Her hands flop to the table, protein bar and all. “I’m not gonna eat them, silly,” she huffs, rolling her beautiful eyes at me.
“Inside the cocoon,” Mia mutters from behind me, easing her way to the table. “I say we open them. Lettie’s on to something.”
I scan my team’s faces, finding no objections. “Let’s do it.”
Everyone grabs an item, tearing off the wrappers with renewed excitement.
“Just chocolate,” Klein announces first, his lower lip jutted. “Is it weird I was expecting a golden ticket to be under the wrapper?”
Mia snickers—the laugh, not the candy. “It’s perfectly you, Cal.”
“Just a protein bar,” Lettie announces. “Unless...” She breaks the bar in half, then repeats it on each half. “Nothing.”
My gaze circles the table. Everyone reeks of disappointment. Boss crunches the crackers into crumbs on the table, still optimistically searching for something.
Anything.
But there’s nothing but crumbs.
“Why the fuck did he want us to get this box so damn bad?” he grumbles.
“It might have sentimental value to Tasha,” Lettie suggests. “It was her only comfort in there. This, a pillow, and a blanket in that disgusting wall cubby. She was proud of that little space. Perhaps she just wants the box back.”Once the words are out, she shakes her head, rejecting her theory. “No, that’s not it. Why send the message instead of asking for the box back?”
Klein holds up the nesting doll, twirling it between his fingers before setting it down.“Anyone know what the symbolism is with these?”
Mia rolls her chair back to her computer, her fingers clacking away. “Motherhood, I think.” A few seconds later, she announces, “They symbolize fertility, the mother’s womb, pregnancy, and carrying the family’s legacy. That’s the series of smaller dolls inside, all coming from the mother figurine.”
A squeak comes from Lettie when she fails to choke off her gasp. She pushes back from the table, stands, and yanks on my ear. “Can I see you in the hall for a minute, please?”
Klein and Mia, both of whom know she’s pregnant, shoot me knowing looks braided with concern. I avoid Big Al’s gaze so he can’t do his brain probe and find out I knocked up his daughter.

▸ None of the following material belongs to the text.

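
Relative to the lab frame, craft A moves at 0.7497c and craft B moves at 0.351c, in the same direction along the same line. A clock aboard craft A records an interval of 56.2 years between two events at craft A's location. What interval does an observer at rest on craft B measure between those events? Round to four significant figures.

66.83 years

The velocity of craft A relative to craft B is (0.7497 − 0.351)c / (1 − 0.7497×0.351) = 0.54108c; relative speed 0.54108c.
γ for this relative speed: γ = 1/√(1 − 0.292768) = 1.1891.
The clock on craft A records proper time, so craft B measures Δt = γΔτ = 1.1891 × 56.2 = 66.83 years.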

Once we’re in the hallway, Lettie closes the door behind us. Her expression screams at me despite her mouth never moving. She clamps my hands in a death grip.
“I know what you’re thinking, sugar bear.”
In a panicked whisper, she says, “How could Tasha know I’m pregnant?”
“She doesn’t know. That’s impossible.”
“Inside the butterfly’s cocoon? And then the damnmothersymbolism? What else could that mean?”
“It’s a coincidence. Those dolls have been in the box since I got it out of that house. We only found out you were pregnant a week ago.”
She shakes loose of my hands to cover her face. “You’re right. You gotta be. I’m overreacting in accordance with my default programming.”
My mouth quirks at her little techy joke. She did that for me.